What happened to your family?
They make--the parents was already went away to Majdanek, to Treblinka.
How did they--to Treblinka? Tell me how that happened.
This is happened uh, we couldn't, they didn't let us anymore go home. We were already guarded in the camp. But it was a--the city wasn't that big. We heard the next day that there is no Jews, all the families were taken on trains. We even saw in our camp, it was built, it was built on a, on a high level. We saw, from the barracks, we saw trains, trains day and night going by with people sticking out and, you know, it was, it was in summer, hot. They sticked in about--that's what I heard--hundred, hundred and fifty, 'til they came to Treblinka they were half already uh, dead, choke.
In the cattle cars.
In the, in the cattle cars. So, that's the last time I never, I never seen my family. I know the family went to Treblinka.

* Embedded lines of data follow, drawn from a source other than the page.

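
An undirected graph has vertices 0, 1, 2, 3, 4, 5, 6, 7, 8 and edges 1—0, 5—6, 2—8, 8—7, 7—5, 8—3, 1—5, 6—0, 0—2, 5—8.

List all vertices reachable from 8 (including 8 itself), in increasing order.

Start at 8.
Its neighbours: 2, 3, 5, 7.
Then their neighbours: 0, 1, 6.
Nothing further is reachable.

0, 1, 2, 3, 5, 6, 7, 8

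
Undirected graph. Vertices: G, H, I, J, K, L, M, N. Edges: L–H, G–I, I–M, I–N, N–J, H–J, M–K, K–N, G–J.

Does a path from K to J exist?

Explore from K.
Distance 1: reach M, N.
Distance 2: reach I, J.
Found J.

Yes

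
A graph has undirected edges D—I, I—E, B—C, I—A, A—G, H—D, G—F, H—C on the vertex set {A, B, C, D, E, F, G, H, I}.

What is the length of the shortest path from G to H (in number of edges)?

Distance 0: G.
Distance 1: A, F.
Distance 2: I.
Distance 3: D, E.
Distance 4: H — contains H.

4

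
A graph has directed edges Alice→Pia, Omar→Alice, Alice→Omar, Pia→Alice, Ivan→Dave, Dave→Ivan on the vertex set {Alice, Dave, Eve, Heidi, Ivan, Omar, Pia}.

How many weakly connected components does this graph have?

From Alice: component {Alice, Omar, Pia}.
From Dave: component {Dave, Ivan}.
From Eve: component {Eve}.
From Heidi: component {Heidi}.
That's 4 components.

4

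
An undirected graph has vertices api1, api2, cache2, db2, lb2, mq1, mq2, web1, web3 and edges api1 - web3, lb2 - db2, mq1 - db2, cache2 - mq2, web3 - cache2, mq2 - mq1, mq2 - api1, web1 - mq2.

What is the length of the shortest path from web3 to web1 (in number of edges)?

Distance 0: web3.
Distance 1: api1, cache2.
Distance 2: mq2.
Distance 3: mq1, web1 — contains web1.

3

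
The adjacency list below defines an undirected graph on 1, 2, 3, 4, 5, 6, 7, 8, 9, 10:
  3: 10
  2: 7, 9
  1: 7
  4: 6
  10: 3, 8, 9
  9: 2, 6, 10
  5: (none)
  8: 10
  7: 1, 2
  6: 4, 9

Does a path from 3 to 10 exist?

Explore from 3.
Distance 1: reach 10.
Found 10.

Yes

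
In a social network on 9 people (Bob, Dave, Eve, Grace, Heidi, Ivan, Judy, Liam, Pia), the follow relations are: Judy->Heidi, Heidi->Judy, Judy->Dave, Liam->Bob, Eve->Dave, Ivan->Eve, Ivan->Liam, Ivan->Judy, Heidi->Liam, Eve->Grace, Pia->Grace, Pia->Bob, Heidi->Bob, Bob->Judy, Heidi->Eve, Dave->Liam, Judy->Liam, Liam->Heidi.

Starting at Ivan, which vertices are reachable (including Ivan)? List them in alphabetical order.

Start at Ivan.
Its neighbours: Eve, Judy, Liam.
Then their neighbours: Bob, Dave, Grace, Heidi.
Nothing further is reachable.

Bob, Dave, Eve, Grace, Heidi, Ivan, Judy, Liam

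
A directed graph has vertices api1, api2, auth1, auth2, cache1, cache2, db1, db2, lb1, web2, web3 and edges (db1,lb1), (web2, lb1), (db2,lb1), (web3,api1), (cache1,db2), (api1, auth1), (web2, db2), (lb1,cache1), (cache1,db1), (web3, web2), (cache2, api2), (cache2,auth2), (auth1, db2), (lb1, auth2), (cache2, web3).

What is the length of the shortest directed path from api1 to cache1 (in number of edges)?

4

Distance 0: api1.
Distance 1: auth1.
Distance 2: db2.
Distance 3: lb1.
Distance 4: auth2, cache1 — contains cache1.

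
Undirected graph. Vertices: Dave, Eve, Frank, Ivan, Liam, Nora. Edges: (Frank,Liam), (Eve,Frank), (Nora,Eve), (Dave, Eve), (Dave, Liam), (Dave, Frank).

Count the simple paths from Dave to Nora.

3

Dave–Eve–Nora
Dave–Frank–Eve–Nora
Dave–Liam–Frank–Eve–Nora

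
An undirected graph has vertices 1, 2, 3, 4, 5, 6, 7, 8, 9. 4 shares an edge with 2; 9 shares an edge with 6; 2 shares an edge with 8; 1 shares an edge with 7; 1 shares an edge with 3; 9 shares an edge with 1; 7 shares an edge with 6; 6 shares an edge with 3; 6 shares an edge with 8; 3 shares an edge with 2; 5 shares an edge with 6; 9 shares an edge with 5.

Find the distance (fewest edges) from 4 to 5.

4

Distance 0: 4.
Distance 1: 2.
Distance 2: 3, 8.
Distance 3: 1, 6.
Distance 4: 5, 7, 9 — contains 5.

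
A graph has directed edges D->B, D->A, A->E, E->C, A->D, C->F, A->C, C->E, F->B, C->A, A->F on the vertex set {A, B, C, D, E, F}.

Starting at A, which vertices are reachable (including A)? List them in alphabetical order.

A, B, C, D, E, F

Start at A.
Its neighbours: C, D, E, F.
Then their neighbours: B.
Every vertex is now reached.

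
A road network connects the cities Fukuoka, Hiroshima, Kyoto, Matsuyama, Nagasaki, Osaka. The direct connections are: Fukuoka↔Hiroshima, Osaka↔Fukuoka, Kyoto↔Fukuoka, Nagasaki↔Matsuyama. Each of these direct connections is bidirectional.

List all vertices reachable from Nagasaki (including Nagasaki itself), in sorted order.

Matsuyama, Nagasaki

Start at Nagasaki.
Its neighbours: Matsuyama.
Nothing further is reachable.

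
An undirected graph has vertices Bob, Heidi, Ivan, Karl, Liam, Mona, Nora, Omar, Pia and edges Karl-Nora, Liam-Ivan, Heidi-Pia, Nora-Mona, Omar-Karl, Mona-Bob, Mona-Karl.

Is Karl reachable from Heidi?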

So, you were taken from them, really? You were all together and then they came and took you from the house, is that what happened?

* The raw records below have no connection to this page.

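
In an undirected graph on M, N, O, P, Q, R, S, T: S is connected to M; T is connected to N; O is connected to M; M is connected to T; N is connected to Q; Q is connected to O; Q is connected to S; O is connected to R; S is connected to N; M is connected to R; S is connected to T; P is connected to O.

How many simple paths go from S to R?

S–M–O–R
S–M–R
S–M–T–N–Q–O–R
S–N–Q–O–M–R
S–N–Q–O–R
S–N–T–M–O–R
S–N–T–M–R
S–Q–N–T–M–O–R
S–Q–N–T–M–R
S–Q–O–M–R
S–Q–O–R
S–T–M–O–R
S–T–M–R
S–T–N–Q–O–M–R
S–T–N–Q–O–R

15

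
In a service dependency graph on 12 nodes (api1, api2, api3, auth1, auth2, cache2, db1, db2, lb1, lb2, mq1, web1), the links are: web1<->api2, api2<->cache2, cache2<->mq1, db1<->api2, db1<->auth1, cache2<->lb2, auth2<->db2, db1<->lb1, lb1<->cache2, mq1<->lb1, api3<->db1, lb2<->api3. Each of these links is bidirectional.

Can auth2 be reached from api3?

No

Explore from api3.
Distance 1: reach db1, lb2.
Distance 2: reach api2, auth1, cache2, lb1.
Distance 3: reach mq1, web1.
The search is exhausted without reaching auth2; it lies in a different component.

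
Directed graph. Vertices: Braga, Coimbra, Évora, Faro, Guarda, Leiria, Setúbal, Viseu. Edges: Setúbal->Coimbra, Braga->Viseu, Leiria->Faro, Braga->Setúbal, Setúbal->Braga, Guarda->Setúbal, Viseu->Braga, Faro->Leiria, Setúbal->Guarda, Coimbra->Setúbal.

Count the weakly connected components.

From Braga: component {Braga, Coimbra, Guarda, Setúbal, Viseu}.
From Évora: component {Évora}.
From Faro: component {Faro, Leiria}.
That's 3 components.

3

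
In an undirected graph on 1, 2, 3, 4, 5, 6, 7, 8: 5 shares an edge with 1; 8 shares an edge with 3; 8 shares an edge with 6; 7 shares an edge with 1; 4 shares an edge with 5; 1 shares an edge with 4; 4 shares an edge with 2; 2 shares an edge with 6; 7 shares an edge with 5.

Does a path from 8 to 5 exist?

Yes

Explore from 8.
Distance 1: reach 3, 6.
Distance 2: reach 2.
Distance 3: reach 4.
Distance 4: reach 1, 5.
Found 5.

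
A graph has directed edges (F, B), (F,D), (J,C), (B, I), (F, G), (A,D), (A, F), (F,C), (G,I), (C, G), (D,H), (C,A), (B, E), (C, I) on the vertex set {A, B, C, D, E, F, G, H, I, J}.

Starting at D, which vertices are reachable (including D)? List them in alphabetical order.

D, H

Start at D.
Its neighbours: H.
Nothing further is reachable.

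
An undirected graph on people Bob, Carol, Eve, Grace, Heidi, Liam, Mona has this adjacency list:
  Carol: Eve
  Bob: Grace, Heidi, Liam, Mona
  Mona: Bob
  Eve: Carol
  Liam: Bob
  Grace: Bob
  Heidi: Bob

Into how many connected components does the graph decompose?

From Bob: component {Bob, Grace, Heidi, Liam, Mona}.
From Carol: component {Carol, Eve}.
That's 2 components.

2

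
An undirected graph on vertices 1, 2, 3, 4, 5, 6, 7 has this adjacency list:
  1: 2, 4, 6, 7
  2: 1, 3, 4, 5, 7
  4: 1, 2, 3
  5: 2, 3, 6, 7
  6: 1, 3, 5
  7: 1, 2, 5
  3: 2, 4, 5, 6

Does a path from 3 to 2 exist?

Explore from 3.
Distance 1: reach 2, 4, 5, 6.
Found 2.

Yes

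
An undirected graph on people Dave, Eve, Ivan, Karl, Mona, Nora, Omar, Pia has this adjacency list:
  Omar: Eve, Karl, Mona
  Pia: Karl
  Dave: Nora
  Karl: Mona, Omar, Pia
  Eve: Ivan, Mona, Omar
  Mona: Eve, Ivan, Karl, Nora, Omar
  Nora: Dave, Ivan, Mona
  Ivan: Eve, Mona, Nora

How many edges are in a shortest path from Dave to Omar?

3

Distance 0: Dave.
Distance 1: Nora.
Distance 2: Ivan, Mona.
Distance 3: Eve, Karl, Omar — contains Omar.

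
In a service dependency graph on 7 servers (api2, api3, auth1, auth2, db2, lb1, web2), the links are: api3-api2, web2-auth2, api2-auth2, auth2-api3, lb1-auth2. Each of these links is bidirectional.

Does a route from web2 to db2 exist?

No

Explore from web2.
Distance 1: reach auth2.
Distance 2: reach api2, api3, lb1.
The search is exhausted without reaching db2; it lies in a different component.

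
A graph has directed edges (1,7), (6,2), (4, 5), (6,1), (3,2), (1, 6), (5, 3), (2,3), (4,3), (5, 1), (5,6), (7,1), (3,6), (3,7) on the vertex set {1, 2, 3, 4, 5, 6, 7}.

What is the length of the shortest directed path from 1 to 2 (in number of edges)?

Distance 0: 1.
Distance 1: 6, 7.
Distance 2: 2 — contains 2.

2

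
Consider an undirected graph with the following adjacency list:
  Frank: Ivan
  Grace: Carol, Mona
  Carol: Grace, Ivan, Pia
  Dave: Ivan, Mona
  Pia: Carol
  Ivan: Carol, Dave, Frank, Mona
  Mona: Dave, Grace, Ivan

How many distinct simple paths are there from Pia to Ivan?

3

Pia–Carol–Grace–Mona–Dave–Ivan
Pia–Carol–Grace–Mona–Ivan
Pia–Carol–Ivan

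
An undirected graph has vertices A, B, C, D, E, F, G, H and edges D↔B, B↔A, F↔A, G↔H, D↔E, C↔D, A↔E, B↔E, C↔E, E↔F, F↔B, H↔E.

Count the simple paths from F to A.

F–A
F–B–A
F–B–D–C–E–A
F–B–D–E–A
F–B–E–A
F–E–A
F–E–B–A
F–E–C–D–B–A
F–E–D–B–A

9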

Yeah. They took me away and this was the end. I've never seen the parents, that's all. And I was already in that uh, uh, forced labor camp, Starowicea [Starowice], and the cities were cleared up, all the ghettoes were no Jews at all. And a matter of fact, in this camp they brought a lot of people from other camps and they told me the same thing, the parents they took away and all young boys, you know, because old people very seldom came to the camp. Because I know my father wasn't, wasn't old, he was a young man, but he always said, whatever, we all go together. Because I had a little brother ten years old and my mother was a young woman. He says, whatever it's going to be, we all go together. We not going to get separated. So us, me and, and, and two brothers, you know, they took and they were separating us not to keep in even the same camp, the same barrack, I mean. Different barracks. Too--even brothers. They, they managed brothers shouldn't be together.
You think they did this deliberately to have the brothers...
Definitely.
When they came--did they come to your house to get you? When they took you to the, to the barracks, to the camp?

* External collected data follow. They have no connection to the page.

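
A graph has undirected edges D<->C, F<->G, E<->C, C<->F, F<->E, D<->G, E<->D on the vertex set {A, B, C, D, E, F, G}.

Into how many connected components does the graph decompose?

3

From A: component {A}.
From B: component {B}.
From C: component {C, D, E, F, G}.
That's 3 components.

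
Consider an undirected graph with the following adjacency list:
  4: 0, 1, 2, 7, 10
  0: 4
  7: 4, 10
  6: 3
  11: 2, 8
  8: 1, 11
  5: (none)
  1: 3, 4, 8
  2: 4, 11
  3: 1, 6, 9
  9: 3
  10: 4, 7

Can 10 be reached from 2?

Explore from 2.
Distance 1: reach 4, 11.
Distance 2: reach 0, 1, 7, 8, 10.
Found 10.

Yes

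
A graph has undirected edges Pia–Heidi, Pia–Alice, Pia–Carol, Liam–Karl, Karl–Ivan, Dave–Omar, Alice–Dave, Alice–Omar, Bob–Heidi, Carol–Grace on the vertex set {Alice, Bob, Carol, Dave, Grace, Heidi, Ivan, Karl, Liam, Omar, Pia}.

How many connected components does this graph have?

From Alice: component {Alice, Bob, Carol, Dave, Grace, Heidi, Omar, Pia}.
From Ivan: component {Ivan, Karl, Liam}.
That's 2 components.

2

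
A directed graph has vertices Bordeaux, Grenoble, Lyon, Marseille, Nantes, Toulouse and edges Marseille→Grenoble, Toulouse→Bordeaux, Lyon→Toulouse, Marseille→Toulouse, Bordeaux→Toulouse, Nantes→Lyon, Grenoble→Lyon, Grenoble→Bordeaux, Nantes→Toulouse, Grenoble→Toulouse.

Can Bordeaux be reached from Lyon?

Yes

Explore from Lyon.
Distance 1: reach Toulouse.
Distance 2: reach Bordeaux.
Found Bordeaux.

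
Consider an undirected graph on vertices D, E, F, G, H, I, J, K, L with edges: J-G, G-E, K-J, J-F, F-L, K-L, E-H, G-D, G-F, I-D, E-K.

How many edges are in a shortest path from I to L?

Distance 0: I.
Distance 1: D.
Distance 2: G.
Distance 3: E, F, J.
Distance 4: H, K, L — contains L.

4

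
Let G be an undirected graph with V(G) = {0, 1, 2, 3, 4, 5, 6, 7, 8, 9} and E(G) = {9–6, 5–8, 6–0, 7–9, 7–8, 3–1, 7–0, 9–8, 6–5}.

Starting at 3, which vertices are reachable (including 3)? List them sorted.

Start at 3.
Its neighbours: 1.
Nothing further is reachable.

1, 3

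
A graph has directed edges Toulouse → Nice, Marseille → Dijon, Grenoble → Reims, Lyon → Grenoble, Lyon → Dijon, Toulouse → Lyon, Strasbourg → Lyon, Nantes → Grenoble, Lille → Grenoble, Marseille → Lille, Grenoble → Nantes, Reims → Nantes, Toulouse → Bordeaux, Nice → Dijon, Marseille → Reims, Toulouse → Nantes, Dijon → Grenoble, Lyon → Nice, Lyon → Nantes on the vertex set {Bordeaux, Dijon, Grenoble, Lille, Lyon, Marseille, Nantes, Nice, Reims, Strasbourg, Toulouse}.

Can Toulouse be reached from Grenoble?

Explore from Grenoble.
Distance 1: reach Nantes, Reims.
The search from Grenoble is exhausted; no directed path reaches Toulouse.

No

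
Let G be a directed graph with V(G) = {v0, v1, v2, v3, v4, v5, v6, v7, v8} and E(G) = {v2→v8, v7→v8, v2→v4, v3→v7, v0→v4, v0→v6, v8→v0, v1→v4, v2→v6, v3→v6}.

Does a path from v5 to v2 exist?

No

v5 has no outgoing edges, so nothing is reachable from it.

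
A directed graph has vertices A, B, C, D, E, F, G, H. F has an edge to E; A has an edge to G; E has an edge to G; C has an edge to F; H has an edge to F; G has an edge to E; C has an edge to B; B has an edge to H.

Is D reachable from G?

No

Explore from G.
Distance 1: reach E.
The search from G is exhausted; no directed path reaches D.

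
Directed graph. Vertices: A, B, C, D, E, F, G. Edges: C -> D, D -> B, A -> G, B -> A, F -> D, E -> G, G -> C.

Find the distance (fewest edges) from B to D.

Distance 0: B.
Distance 1: A.
Distance 2: G.
Distance 3: C.
Distance 4: D — contains D.

4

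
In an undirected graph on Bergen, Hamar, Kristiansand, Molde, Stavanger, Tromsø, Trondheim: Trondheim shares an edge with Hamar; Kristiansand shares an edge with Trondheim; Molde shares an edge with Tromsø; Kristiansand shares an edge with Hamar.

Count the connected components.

From Bergen: component {Bergen}.
From Hamar: component {Hamar, Kristiansand, Trondheim}.
From Molde: component {Molde, Tromsø}.
From Stavanger: component {Stavanger}.
That's 4 components.

4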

One--yeah. They came at night and, you know, it was like uh, I don't know in English how to, uh, like a raid. Exactly. A raid.
Were these Ukrainians who got you?
Ukrainians and SS troops came. They, they knew the ghetto, you know, the, the, the three blocks, that's all. And they run in, they said, the uh, young boys, dress and out in, in five minutes.
Five minutes to get out.
That's all. So, we hardly could get dressed and, and that, this was the end. I remember my mother was crying and my father was crying and, and, you know, hysterical, but they, you know, pushed 'em back and, and you know and us took right away on trucks and they took us to those uh, that uh, forced labor camp. This was end. I didn't see the parents anymore. And a few days later they were, the city was gone.
When did you find out where they had gone?
Uh, you know, when you work in a factory there was Polish people there and they were free. They were in the cities, you know, and they saw, if not they, their relatives, they saw it. And they told me that, that day and night that took about three days in the whole city was not one Jew left. Everybody was in, in the cattle cars, and they, and they know exactly where they sent them.